サッチャー保守党政権は,以来,下院における保守党の安定多数を背景に,大幅な所得税減税,公務員数の削減,公共支出の削減,所得政策の廃止,雇用法案(労組活動を規制する法案)の国会提出,国防・治安の強化など種々の新政策を実施している。同政権の基本的経済政策は,自由競争原理の再導入による英国経済の再建という長期的展望に立つたものであり,80年代の英国経済は,これによつて大きな質的転換を遂げようとしている。
(b) 79年の英国経済は,年初のストライキの影響もあつて,停滞気味に推移し,国内総生産の実質伸び率は約0.3%にとどまつた。また,78年1月以降1桁台に収まつていたインフレ率は,79年4月以降再び2桁台となり,12月には17.2%に達した。このため,政府は,11月,公定歩合を17%という史上最高水準にまで引き上げた。
他方,対外面では,ポンド高騰(政府は強いポンドを背景に,10月,為替管理を撤廃した)による輸出競争力の低下もあつて,再び大幅な貿易収支の赤字を記録した。
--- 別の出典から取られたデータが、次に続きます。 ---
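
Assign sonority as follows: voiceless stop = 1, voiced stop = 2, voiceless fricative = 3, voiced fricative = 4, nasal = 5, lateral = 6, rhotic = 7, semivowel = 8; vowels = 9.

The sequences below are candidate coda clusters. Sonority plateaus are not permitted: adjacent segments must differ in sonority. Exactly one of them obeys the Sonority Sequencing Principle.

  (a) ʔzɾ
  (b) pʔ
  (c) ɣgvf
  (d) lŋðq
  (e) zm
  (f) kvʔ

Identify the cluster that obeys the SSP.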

(c) 外交面では,現政権は極めて積極的な姿勢をとつており,7月のジュネーヴ難民会議,8月の英連邦首脳会議及び9~12月のローデシア制憲会議において,いずれも中心的な役割を演じた。特に,ローデシア制憲会議を成功裡に収めたことは,諸外国からも高く評価された。
(ニ) イタリア
(a) 共産党の閣外協力を基盤とする基民党少数単独の第4次アンドレオッティ内閣は,入閣を拒否された共産党が野党に復帰したため1月31日総辞職を余儀なくされた。その後の政局は選挙管理内閣の含みで成立した基民,民社,自由の3党少数連立の第5次アンドレオッティ内閣(3月21~31日)を経て国会解散(4月2日),総選挙(6月2~3日)とコッシーが内閣成立(8月5日)までの間,めまぐるしく推移し,未曽有の政治空白が続いた。同内閣は基民,民社,自由の3党連立ながら議会の過半数に及ばないため基民,共産対立の中でキャスティングボートを握る社会党の棄権政策(不信任をしない)を存続の条件とする少数政権であつた。このような状況のもとで年末より社会党が共産党の入閣を求めて同内閣に対する支持を撤回したため,同内閣は80年3月19日総辞職した。その後ペルティー二大統領は再びコ首相に組閣を要請,同首相は4月4日基民,社会,共和の3党多数連立の第2次コッシーが政権を樹立した。
(b) 79年の経済は前半の比較的順調な拡大と後半のインフレ昂進という明暗二つの様相を呈した。そのため5%の成長率を達成したものの,物価面では2度にわたる公定歩合引上げにもかかわらず,卸売物価は12月に前年同月比21.1%,消費者物価は同18.8%の高水準を記録した。
他方,国際収支は好調で経常収支は59億ドルの黒字を計上する見込みである。
(c) 外交面では政治危機のためもあり,NATO戦域核近代化の決定(12月)を除き特記すべき動きはなかつた。
(ホ) その他
3月スペインにおいて新憲法下で初の総選挙が実施され,スペインの民主化が緒についた。5月フィンランドでは,コイヴィストを首班とする中道左派連立内閣が成立し,更に6月には,オーストリア,9月にはスウェーデン,10月デンマーク及びスイス,12月ポルトガルでそれぞれ総選挙があり,オーストリアでは社会党が政権を維持したが,スウェーデンでは非社会主義3党連立内閣,デンマークでは社民党少数単独内閣,ポルトガルでは中道右派を主流とする内閣が成立した。5月ギリシャのEC加盟条約が署名された。
ベルギーにおいては78年12月の総選挙後困難をきわめた連立工作の末,79年4月5党連立のマルテンス内閣が成立した。ルクセンブルグにおいては,79年6月の総選挙の結果,中道右派連立のウェルナー内閣が成立した。
78年10月,第264代目のローマ法王に選出されたヨアンネス・パウルス2世は,79年に入つて積極的に外国を訪問したが,特に6月の祖国ポーランドの訪問の際受けた熱狂的歓迎ぶりは東西の注目を集めた。